Lembro muito bem minha perseguição pessoal com minha mãe por ser “evangélica”, de uma igreja batista. Por muitos anos a critiquei, discriminei e senti vergonha dela, pois era “mais um daqueles fanáticos evangélicos com a Bíblia debaixo do braço achando que já estava salvo”. Sentia nojo, raiva, repúdio desse tipo de gente. Então passei muito tempo freqüentando a escola bíblica dominical só para descobrir e revelar a “grande farsa” da vida deles. De fato, muitas coisas desagradáveis foram descobertas, principalmente em mim.

O começo da minha vida cristã não foi fácil, porquanto era muito desequilibrada pela falta de um discipulado ou orientação mais madura. Vivia o paradigma de uma espiritualidade superior que me levou a um isolamento social buscando experiências sobrenaturais com Deus enquanto os outros eram “frios” ou “carnais”. Entretanto o livro “Crer É Também Pensar”, de John Stott, foi um divisor de águas para um cristianismo equilibrado. Tempos depois muitas práticas cristãs, como oração, adoração, serviço, evangelho, ensino, santidade também passaram por uma profundidade e maturidade bem superior quando não passei mais a viver em função da corrente teológica conhecida como Arminianismo - e nem sabia que tinha essas crenças.

Enfim, quando confrontado num modo de viver, primeiro sempre o defendia sem ao menos procurar entender o outro. Rejeitava-o em vez de negá-lo, a priori. Parecia mais simples, fácil, rápido, conveniente, superior, seguro, racional, vitorioso, equilibrado ou parecido, só não honesto. E assim vivia.

Negar é não aceitar aquilo que conheceu. Requer convicção. Rejeitar é ignorar, não precisando necessariamente de conhecimento de causa, geralmente como resultado de pré-conceitos. Passei muitos anos estudando e se aprofundando na doutrina espírita para ter condições sérias de não concordar com suas críticas ao cristianismo "tradicional" e nem na sua interpretação da Bíblia. O "problema" especificamente nesse campo religioso está mais relacionado com experiências e não doutrinas.

Debates religiosos, ideológicos, entre outros, não são necessariamente auto-enganosos, contudo são cheios disso. Na atualidade os grupos da causa gay parecem não estar fazendo diferente de outros grupos como o espiritismo e o ateísmo já fizeram. O primeiro alegava cientificidade quando na verdade não passava de um tipo de empirismo. O segundo por sua vez afirmava ter racionalidade superior, porém sendo tão religioso quanto o Criacionismo ou Design Inteligente era científico.
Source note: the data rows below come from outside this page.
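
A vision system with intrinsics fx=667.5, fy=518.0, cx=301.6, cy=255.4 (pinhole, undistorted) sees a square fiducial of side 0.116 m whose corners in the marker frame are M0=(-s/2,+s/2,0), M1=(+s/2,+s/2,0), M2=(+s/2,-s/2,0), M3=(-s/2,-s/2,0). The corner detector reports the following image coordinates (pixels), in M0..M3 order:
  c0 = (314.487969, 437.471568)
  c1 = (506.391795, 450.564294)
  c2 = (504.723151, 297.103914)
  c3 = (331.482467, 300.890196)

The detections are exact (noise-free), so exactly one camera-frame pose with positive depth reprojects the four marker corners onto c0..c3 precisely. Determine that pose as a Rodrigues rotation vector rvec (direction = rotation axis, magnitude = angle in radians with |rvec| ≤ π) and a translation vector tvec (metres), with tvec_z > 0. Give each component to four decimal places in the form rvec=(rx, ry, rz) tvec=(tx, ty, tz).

Intrinsics K: fx=667.5, fy=518.0, cx=301.6, cy=255.4
Marker side s = 0.116 m; corners in marker frame (Z=0):
  M0 = (-0.0580, +0.0580, 0)
  M1 = (+0.0580, +0.0580, 0)
  M2 = (+0.0580, -0.0580, 0)
  M3 = (-0.0580, -0.0580, 0)
Detected image corners:
  c0 = (314.487969, 437.471568) px
  c1 = (506.391795, 450.564294) px
  c2 = (504.723151, 297.103914) px
  c3 = (331.482467, 300.890196) px
Planar DLT: solve 8×8 A·h = b for H (H[2,2]=1):
  H  [+1166.18869 -452.60561 +409.32051]
  H  [-325.54235 +903.50125 +367.49807]
  H  [-0.97378 -0.92211 +1.00000]
B = K⁻¹H; ‖b₁‖=2.398664, ‖b₂‖=2.398664; λ = 2/(‖b₁‖+‖b₂‖) = 0.416899, sign → tz>0 ⇒ λ=+0.416899
r₁ = λ·B[:,0] = (+0.91179,-0.06184,-0.40597); r₂ = λ·B[:,1] = (-0.10899,+0.91670,-0.38443)
r₃ = r₁×r₂ = (+0.39592,+0.39476,+0.82910); SVD([r₁ r₂ r₃]) → R = UVᵀ:
  R  [+0.91179 -0.10899 +0.39592]
  R  [-0.06184 +0.91670 +0.39476]
  R  [-0.40597 -0.38443 +0.82910]
t = (+0.06728, +0.09022, +0.41690) m
tr R = 2.657595; θ = arccos((tr R − 1)/2) = 0.593841 rad = 34.025°
axis k = ((R−Rᵀ)₃₂, (R−Rᵀ)₁₃, (R−Rᵀ)₂₁) / (2 sinθ) = (-0.696263, +0.716550, +0.042126)
rvec = θ·k = (-0.413470, +0.425517, +0.025016)

rvec=(-0.4135, 0.4255, 0.0250) tvec=(0.0673, 0.0902, 0.4169)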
Grupos cristãos também se enganam e vi de perto muitos.

Quando você comenta com alguém sobre pessoas que deixaram de “ser” homossexuais, normalmente ouve uma risada ou o seguinte ultimato: “Nunca vai deixar de ser assim! Não é uma doença ou coisa do tipo!”. Aí me lembro de casos próximos e históricos de pessoas que deixaram de “ser” uma coisa (inclusive gay) e se “tornaram outra", sem lavagem cerebral, sem esquecer o que foram ou que sentiram, porém vivendo uma nova liberdade em função de novos valores, com muita ou pouca dificuldade, mas pelo menos convictos e ajudados pelo Outro sem confiar apenas em si mesmos.

Será que você decide viver um casamento assim como escolhe uma roupa? Não é tão simples nem tão espúrio.

O engano escraviza a quem cega, fazendo a mente não perceber a doçura e beleza da mentira dentro do coração.